Gordon immediately jumped on board to help out at Hanna-Barbera, and (with partner Charles Shows) was soon writing and drawing storyboards for most of the episodes of those earliest, foundational H-B cartoon classics: Huckleberry Hound, Yogi Bear, Pixie & Dixie, Quick Draw McGraw, and Augie Doggie. Huckleberry Hound became the first animated program to be honored with an Emmy Award in 1960. Emboldened by their early success on a Saturday morning, Hanna and Barbera set their sights on producing a prime-time domestic comedy with a prehistoric twist. Gordon had some experience with cartoon cavemen, having worked on the “Stone Age” series of animated shorts for Fleischer Studios back in 1940. Although many talented people had a part in creating what would become The Flintstones, Bill Hanna points to Gordon. “Now you may not get the same response from anybody else" Bill Hanna recalls, "but to me, Dan Gordon is responsible for The Flintstones, he came up with the basic concept of doing it with cavemen in skins.” And Joe Barbera recounts in his autobiography that, ”the first two Flintstones were the work of Dan Gordon and myself; I controlled the content, and Dan did the storyboards.”

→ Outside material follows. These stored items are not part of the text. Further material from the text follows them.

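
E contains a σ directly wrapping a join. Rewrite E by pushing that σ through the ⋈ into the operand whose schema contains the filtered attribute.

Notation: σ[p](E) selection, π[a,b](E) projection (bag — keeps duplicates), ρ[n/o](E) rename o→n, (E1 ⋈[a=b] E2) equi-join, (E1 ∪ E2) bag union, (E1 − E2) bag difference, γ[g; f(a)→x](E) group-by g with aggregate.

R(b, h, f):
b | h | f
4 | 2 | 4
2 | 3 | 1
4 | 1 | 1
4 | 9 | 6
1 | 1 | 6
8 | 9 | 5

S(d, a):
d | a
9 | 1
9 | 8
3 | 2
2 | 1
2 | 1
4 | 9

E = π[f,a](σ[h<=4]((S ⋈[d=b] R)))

σ filters on h, owned by the right side.
E' = π[f,a]((S ⋈[d=b] σ[h<=4](R)))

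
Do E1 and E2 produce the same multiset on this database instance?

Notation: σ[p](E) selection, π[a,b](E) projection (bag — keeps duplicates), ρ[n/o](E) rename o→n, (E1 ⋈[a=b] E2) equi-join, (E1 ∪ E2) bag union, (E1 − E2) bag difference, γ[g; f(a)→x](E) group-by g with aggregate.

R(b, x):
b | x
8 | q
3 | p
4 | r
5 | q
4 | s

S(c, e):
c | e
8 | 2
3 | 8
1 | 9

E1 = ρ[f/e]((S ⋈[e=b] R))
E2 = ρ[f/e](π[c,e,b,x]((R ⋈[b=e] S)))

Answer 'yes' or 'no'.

E1 stepwise |·|:
  S → 3
  R → 5
  (S ⋈[e=b] R) → 1
  ρ[f/e]((S ⋈[e=b] R)) → 1
E2 stepwise |·|:
  R → 5
  S → 3
  (R ⋈[b=e] S) → 1
  π[c,e,b,x]((R ⋈[b=e] S)) → 1
  ρ[f/e](π[c,e,b,x]((R ⋈[b=e] S))) → 1

E1 and E2 produce the same multiset:
c | f | b | x
3 | 8 | 8 | q

yes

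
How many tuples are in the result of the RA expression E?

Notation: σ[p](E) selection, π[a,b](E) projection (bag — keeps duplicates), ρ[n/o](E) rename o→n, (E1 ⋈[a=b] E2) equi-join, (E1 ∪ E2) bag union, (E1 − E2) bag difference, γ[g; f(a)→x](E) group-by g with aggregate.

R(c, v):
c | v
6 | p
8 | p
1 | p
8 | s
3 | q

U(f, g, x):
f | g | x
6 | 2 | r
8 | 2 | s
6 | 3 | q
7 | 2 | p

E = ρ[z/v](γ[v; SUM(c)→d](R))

Stepwise |·|:
  R → 5
  γ[v; SUM(c)→d](R) → 3
  ρ[z/v](γ[v; SUM(c)→d](R)) → 3

|E| = 3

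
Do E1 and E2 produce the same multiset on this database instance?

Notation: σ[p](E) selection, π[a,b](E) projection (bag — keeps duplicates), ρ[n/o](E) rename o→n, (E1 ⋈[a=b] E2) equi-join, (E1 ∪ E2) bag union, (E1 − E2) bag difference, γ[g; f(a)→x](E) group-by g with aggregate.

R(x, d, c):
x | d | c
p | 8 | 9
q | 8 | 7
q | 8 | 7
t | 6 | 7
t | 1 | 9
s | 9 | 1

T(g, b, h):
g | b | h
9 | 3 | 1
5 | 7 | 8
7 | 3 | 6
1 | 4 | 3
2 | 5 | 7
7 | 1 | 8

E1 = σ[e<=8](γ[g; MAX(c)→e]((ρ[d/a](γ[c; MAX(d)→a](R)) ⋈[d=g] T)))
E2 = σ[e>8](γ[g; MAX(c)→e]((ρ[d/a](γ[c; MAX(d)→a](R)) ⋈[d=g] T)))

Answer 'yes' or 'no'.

E1 per-node cardinality:
  R → 6
  γ[c; MAX(d)→a](R) → 3
  ρ[d/a](γ[c; MAX(d)→a](R)) → 3
  T → 6
  (ρ[d/a](γ[c; MAX(d)→a](R)) ⋈[d=g] T) → 1
  γ[g; MAX(c)→e]((ρ[d/a](γ[c; MAX(d)→a](R)) ⋈[d=g] T)) → 1
  σ[e<=8](γ[g; MAX(c)→e]((ρ[d/a](γ[c; MAX(d)→a](R)) ⋈[d=g] T))) → 1
E2 per-node cardinality:
  R → 6
  γ[c; MAX(d)→a](R) → 3
  ρ[d/a](γ[c; MAX(d)→a](R)) → 3
  T → 6
  (ρ[d/a](γ[c; MAX(d)→a](R)) ⋈[d=g] T) → 1
  γ[g; MAX(c)→e]((ρ[d/a](γ[c; MAX(d)→a](R)) ⋈[d=g] T)) → 1
  σ[e>8](γ[g; MAX(c)→e]((ρ[d/a](γ[c; MAX(d)→a](R)) ⋈[d=g] T))) → 0

E1 result:
g | e
9 | 1
E2 result:
g | e
(0 rows)
Witness: (9, 1) appears 1× in E1 but 0× in E2.

no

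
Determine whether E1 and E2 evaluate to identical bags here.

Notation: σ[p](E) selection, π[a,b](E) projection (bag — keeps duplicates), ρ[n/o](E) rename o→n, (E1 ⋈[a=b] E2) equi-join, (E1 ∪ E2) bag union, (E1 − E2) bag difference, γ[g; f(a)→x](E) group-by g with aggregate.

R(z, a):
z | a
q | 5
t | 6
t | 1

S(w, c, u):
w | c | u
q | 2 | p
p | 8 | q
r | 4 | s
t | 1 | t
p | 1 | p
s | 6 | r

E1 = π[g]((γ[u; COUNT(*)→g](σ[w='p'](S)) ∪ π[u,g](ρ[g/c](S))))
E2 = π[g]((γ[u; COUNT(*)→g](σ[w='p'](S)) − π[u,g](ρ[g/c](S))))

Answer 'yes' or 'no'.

E1 row counts bottom-up:
  S → 6
  σ[w='p'](S) → 2
  γ[u; COUNT(*)→g](σ[w='p'](S)) → 2
  S → 6
  ρ[g/c](S) → 6
  π[u,g](ρ[g/c](S)) → 6
  (γ[u; COUNT(*)→g](σ[w='p'](S)) ∪ π[u,g](ρ[g/c](S))) → 8
  π[g]((γ[u; COUNT(*)→g](σ[w='p'](S)) ∪ π[u,g](ρ[g/c](S)))) → 8
E2 row counts bottom-up:
  S → 6
  σ[w='p'](S) → 2
  γ[u; COUNT(*)→g](σ[w='p'](S)) → 2
  S → 6
  ρ[g/c](S) → 6
  π[u,g](ρ[g/c](S)) → 6
  (γ[u; COUNT(*)→g](σ[w='p'](S)) − π[u,g](ρ[g/c](S))) → 1
  π[g]((γ[u; COUNT(*)→g](σ[w='p'](S)) − π[u,g](ρ[g/c](S)))) → 1

E1 result:
g
1
1
1
1
2
4
6
8
E2 result:
g
1
Witness: (6,) appears 1× in E1 but 0× in E2.

no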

Dan Gordon ultimately continued to work for Hanna-Barbera until his death in 1970.

== Death ==
Gordon died on August 13, 1970, just one month after his 68th birthday in Fulton County, Georgia. He is buried in Arlington Memorial Park, in Sandy Springs, Georgia.

His wife, Margaret Hannon, died at the age of 39 in 1946 from brain cancer. Dan and Margaret had three sons. The first son, Kevin, who also worked at Hanna-Barbera, died in a house fire in Malibu, in 1965. His second son, Michael, died in 1965 in car accident in Los Angeles. His third son, Donal, died in 1994 from cancer in Seattle. Dan Gordon died of liver disease while in a nursing home in Atlanta, GA in 1970. Dan had five grandchildren from his second son Donal and wife, Frances. This information is cited by his granddaughter.

== Legacy ==
Gordon's cartoons live on through sales of DVD reissues featuring many of his Superman and Popeye cartoons, and deluxe DVD sets of Huckleberry Hound and The Flintstones. Some of his work from the early Van Beuren Studios and Terrytoons days can be found on video streaming sites on the Internet. With the advent of eBay, online comic shops, and cartoon/comics blogs, today, well-worn back issues of Gordon's comics such as Giggle, Ha-Ha, and Cookie are easier to find and can be bought at reasonable costs. Many fans of Gordon's work have been scanning and sharing these public-domain stories online.